La Crète abrite en effet la base navale de Souda, un endroit clé de la stratégie militaire de l’OTAN en Méditerranée puisqu’elle a une importance capitale pour la collecte de renseignements et fournit un soutien et des services logistiques essentiels pour les navires américains et alliés qui opèrent en Méditerranée orientale ou y transitent. D’autres bases militaires en Grèce sont également importantes pour l’OTAN, comme la base militaire de Larissa qui accueille les drones armés américains Reapers ou la base militaire de Stefanovikeio, qui accueille les chasseurs F-16 et les hélicoptères Apache.

Des appels à mobilisation ont également été lancés à Patras pour ce mercredi 15 mai en commémoration des 76 ans de la Nakba ainsi que dans d’autres villes comme à Ioannina, au Nord-Ouest de la Grèce. Alors que la Grèce constitue un relais militaire privilégié de l’impérialisme américain en Méditerranée, les étudiants grecs suivent les pas de ceux de Columbia et de Sciences Po et appellent à poursuivre et élargir le mouvement. D’ores et déjà, des sections syndicales dans le secteur de la construction, de la télécommunication et des technologies de l’information, du commerce, de la restauration, du tourisme, de l’hôtellerie et de l’énergie ont appelé à rejoindre le mouvement.

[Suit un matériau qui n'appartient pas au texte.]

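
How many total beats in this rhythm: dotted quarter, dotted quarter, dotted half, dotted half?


Step by step:
Beat values:
  dotted quarter = 1.5 beats
  dotted quarter = 1.5 beats
  dotted half = 3 beats
  dotted half = 3 beats
Sum = 1.5 + 1.5 + 3 + 3
= 9 beats


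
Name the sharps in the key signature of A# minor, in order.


Let's work it out.
Sharp minor keys follow the circle of fifths: A(0), E(1), B(2), F#(3), C#(4), G#(5), D#(6), A#(7)
A# minor has 7 sharps
Order of sharps: F# C# G# D# A# E# B# → first 7: F#, C#, G#, D#, A#, E#, B#
= F#, C#, G#, D#, A#, E#, B#


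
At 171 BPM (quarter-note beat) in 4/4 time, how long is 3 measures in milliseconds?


Step by step:
Quarter-note beat duration = 60000 / 171 ms
Beats per measure (4/4) = 4
One measure = 4 × 60000 / 171 = 240000 / 171 ms
3 measures = 3 × 240000 / 171 = 720000 / 171
= 4210.5 ms


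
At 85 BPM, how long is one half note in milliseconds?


Step by step:
One quarter-note beat = 60000 / BPM = 60000 / 85 ms
Half note = 2 × quarter note
Duration = 2 × 60000 / 85 = 120000 / 85
= 1411.8 ms


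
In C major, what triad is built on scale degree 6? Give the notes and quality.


Solution.
C major scale: C D E F G A B
Diatonic triad on degree 6 stacks scale notes 6, 1, 3: A C E
A→C = 3 semitones; A→E = 7 semitones → minor triad
= A C E (minor)


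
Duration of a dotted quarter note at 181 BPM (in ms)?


One quarter-note beat = 60000 / BPM = 60000 / 181 ms
Dotted quarter note = 3/2 × quarter note
Duration = 3/2 × 60000 / 181 = 90000 / 181
= 497.2 ms


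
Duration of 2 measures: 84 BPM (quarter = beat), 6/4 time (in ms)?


Quarter-note beat duration = 60000 / 84 ms
Beats per measure (6/4) = 6
One measure = 6 × 60000 / 84 = 360000 / 84 ms
2 measures = 2 × 360000 / 84 = 720000 / 84
= 8571.4 ms


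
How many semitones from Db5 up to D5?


Working:
Absolute semitone position = octave×12 + chromatic position
Db5: 5×12 + 1 = 61
D5: 5×12 + 2 = 62
Difference = 62 - 61 = 1
= 1 semitone


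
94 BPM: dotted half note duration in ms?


One quarter-note beat = 60000 / BPM = 60000 / 94 ms
Dotted half note = 3 × quarter note
Duration = 3 × 60000 / 94 = 180000 / 94
= 1914.9 ms


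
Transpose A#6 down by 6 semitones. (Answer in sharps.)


A#6: chromatic position 10 in octave 6 → absolute = 6×12 + 10 = 82
Transpose down 6: 82 - 6 = 76
76 = 6×12 + 4 → E in octave 6
Result = E6


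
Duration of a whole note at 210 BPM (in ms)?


One quarter-note beat = 60000 / BPM = 60000 / 210 ms
Whole note = 4 × quarter note
Duration = 4 × 60000 / 210 = 240000 / 210
= 1142.9 ms


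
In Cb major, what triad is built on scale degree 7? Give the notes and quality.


Step by step:
Cb major scale: Cb Db Eb Fb Gb Ab Bb
Diatonic triad on degree 7 stacks scale notes 7, 2, 4: Bb Db Fb
Bb→Db = 3 semitones; Bb→Fb = 6 semitones → diminished triad
= Bb Db Fb (diminished)


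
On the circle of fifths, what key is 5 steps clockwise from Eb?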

Comme en France, face au spectre d’un mouvement étudiant anti-impérialiste, le gouvernement de droite a répondu par la répression. Ce mardi matin, la police a évacué l’occupation de l’Université de Droit et interpellé 28 étudiants. Une répression qui fait écho à celle des 88 étudiants de la Sorbonne et de Sciences Po, mis en garde-à-vue pour avoir occupé leur lieu d’étude et dénoncé un génocide. À l’heure où Israël poursuit son offensive à Rafah, la jeunesse du monde entier montre la voie. Comme le rappellent les étudiants grecs, « l’histoire a un bon côté : il est avec la Palestine ».